Migrating to Python 3

I migrated the Python 2.7 code for hydrus to Python 3 (3.6 on FreeBSD). The automatic conversion tool, 2to3-3.6 handled most of the grunt work, as represented by the first five conversions. The others took a little more consideration.

  1. Turn print statement into a function
  2. Change except statements to use as to introduce exception variable
  3. module urlparse replaced by urllib.parse
  4. module HTMLParser replaced by html.parse
  5. module httplib replaced by http.client
  6. Use f' ' formatting for variable interpolation in message strings (optional)
  7. Specify explicit utf8 encoding when opening files. Reading files can be tricky because, if the LANG environment is set (for example to en_GB.UTF-8), then the setting is automatically used as the encoding. If LANG is unset, default is ASCII and read() will error on non-ascii characters. E.g.
          Traceback (most recent call last):
          File "<stdin>", line 1, in <module>
          File "/usr/local/lib/python3.6/encodings/ascii.py", line 26, in decode
          return codecs.ascii_decode(input, self.errors)[0]
          UnicodeDecodeError: 'ascii' codec can't decode byte 0xe2 in position 3277: ordinal not in range(128)
        
    It took me a while to figure out why I was getting errors when running the cgi script under Apache, but no errors running it from the command line.
  8. urllib.request returns a bytes object, which must be decoded to utf8 str before passing to html.parser.HTMLParser.feed()
  9. Sorting is handled differently in Python 3, resulting in errors like:
          TypeError: '<' not supported between instances of 'ipa' and 'ipa'
        

    This occurred when sorting of a list of tuples, where I'd used the 'decorate - sort' pattern, to sort on the count attribute of ipa instances. Python 2 doesn't mind if the second object in the tuple is not orderable, but clearly Python 3 does. The simplest fix was to add a key function to the sort, which explicitly sorted on the first element of the tuple:

          sorted_list = ls.sort(key=lambda tup: tup[0])
        

Support for Python 3 version of libxml2 on OpenBSD

The libxml2 bindings for Python 3 do not appear to exist in packages or ports on OpenBSD 6.5. However, the source can be downloaded from pypi.org.

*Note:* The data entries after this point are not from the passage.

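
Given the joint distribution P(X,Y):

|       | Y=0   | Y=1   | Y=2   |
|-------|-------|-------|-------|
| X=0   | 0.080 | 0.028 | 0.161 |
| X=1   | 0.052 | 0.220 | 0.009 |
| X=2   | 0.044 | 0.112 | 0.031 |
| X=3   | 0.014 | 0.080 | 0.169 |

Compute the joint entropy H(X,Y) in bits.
3.1423 bits

H(X,Y) = -Σ_{x,y} P(x,y) log₂ P(x,y). Per-cell terms -P(x,y)·log₂P(x,y):
  X=0: 0.2915, 0.1444, 0.4242
  X=1: 0.2218, 0.4806, 0.0612
  X=2: 0.1983, 0.3537, 0.1554
  X=3: 0.0862, 0.2915, 0.4335
Sum of the 12 terms: H(X,Y) = 3.1423 bits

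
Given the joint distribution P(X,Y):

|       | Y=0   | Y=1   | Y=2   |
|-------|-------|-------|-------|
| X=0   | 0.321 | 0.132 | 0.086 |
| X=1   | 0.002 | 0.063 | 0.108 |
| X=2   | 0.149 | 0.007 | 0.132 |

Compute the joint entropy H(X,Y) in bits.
2.6772 bits

H(X,Y) = -Σ_{x,y} P(x,y) log₂ P(x,y). Per-cell terms -P(x,y)·log₂P(x,y):
  X=0: 0.52623, 0.38562, 0.30440
  X=1: 0.01793, 0.25128, 0.34678
  X=2: 0.40925, 0.05011, 0.38562
Sum of the 9 terms: H(X,Y) = 2.6772 bits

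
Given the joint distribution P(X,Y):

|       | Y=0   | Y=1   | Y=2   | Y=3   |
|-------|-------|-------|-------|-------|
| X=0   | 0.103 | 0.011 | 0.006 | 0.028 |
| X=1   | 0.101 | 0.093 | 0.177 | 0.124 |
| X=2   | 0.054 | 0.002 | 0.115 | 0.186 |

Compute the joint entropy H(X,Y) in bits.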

The module is built and installed as follows:

  [mark@chrome:~/dev/libxml2-python3-2.9.5]$ python setup.py build
  [mark@chrome:~/dev/libxml2-python3-2.9.5]$ doas python setup.py install

Since httpd on OpenBSD runs chrooted, to use python 3 with CGI, a set of support files must be copied into the chroot environment. I'd done this for Python 2 before, and this is how it looks for Python 3:

  #!/bin/sh
  #
  # Enable Python3 to operate in a chrooted environment (for httpd)
  #
  export CHROOT=/home/www
  rm -rf ${CHROOT}/usr ${CHROOT}/var ${CHROOT}/etc ${CHROOT}/sbin \
  ${CHROOT}/run ${CHROOT}/logs	
  mkdir -p ${CHROOT}/usr/local/bin ${CHROOT}/usr/lib ${CHROOT}/usr/libexec \
  ${CHROOT}/sbin ${CHROOT}/var/run ${CHROOT}/etc \
  ${CHROOT}/usr/local/lib ${CHROOT}/run ${CHROOT}/logs
  cp -p /sbin/ldconfig ${CHROOT}/sbin
  cp -p /usr/local/bin/python3.7 ${CHROOT}/usr/local/bin/python
  cp -pr /usr/local/lib/python3.7 ${CHROOT}/usr/local/lib
  cp -p /usr/local/lib/libpython3.7m.so.*  ${CHROOT}/usr/local/lib
  cp -p /usr/local/lib/libintl.so.6.0 ${CHROOT}/usr/local/lib
  cp -p /usr/local/lib/libiconv.so.6.0 ${CHROOT}/usr/local/lib
  cp -p /usr/lib/libpthread.so.* ${CHROOT}/usr/lib
  cp -p /usr/lib/libutil.so.* ${CHROOT}/usr/lib
  cp -p /usr/lib/libstdc++.so.* ${CHROOT}/usr/lib
  cp -p /usr/lib/libm.so.* ${CHROOT}/usr/lib
  cp -p /usr/lib/libc.so.* ${CHROOT}/usr/lib
  cp -p /usr/libexec/ld.so ${CHROOT}/usr/libexec
  cp -p /usr/lib/libz.so.* ${CHROOT}/usr/lib
  cp -p /usr/lib/libpthread.so.* ${CHROOT}/usr/lib
  cp -p /usr/lib/libutil.so.* ${CHROOT}/usr/lib
  cp -p /usr/lib/libm.so.* ${CHROOT}/usr/lib
  cp -p /usr/lib/libssl.so* ${CHROOT}/usr/lib
  cp -p /usr/lib/libcrypto.so* ${CHROOT}/usr/lib
  cp -p /etc/pwd.db ${CHROOT}/etc
  # build ld.hints.so file so python can find its libraries
  chroot ${CHROOT} /sbin/ldconfig /usr/local/lib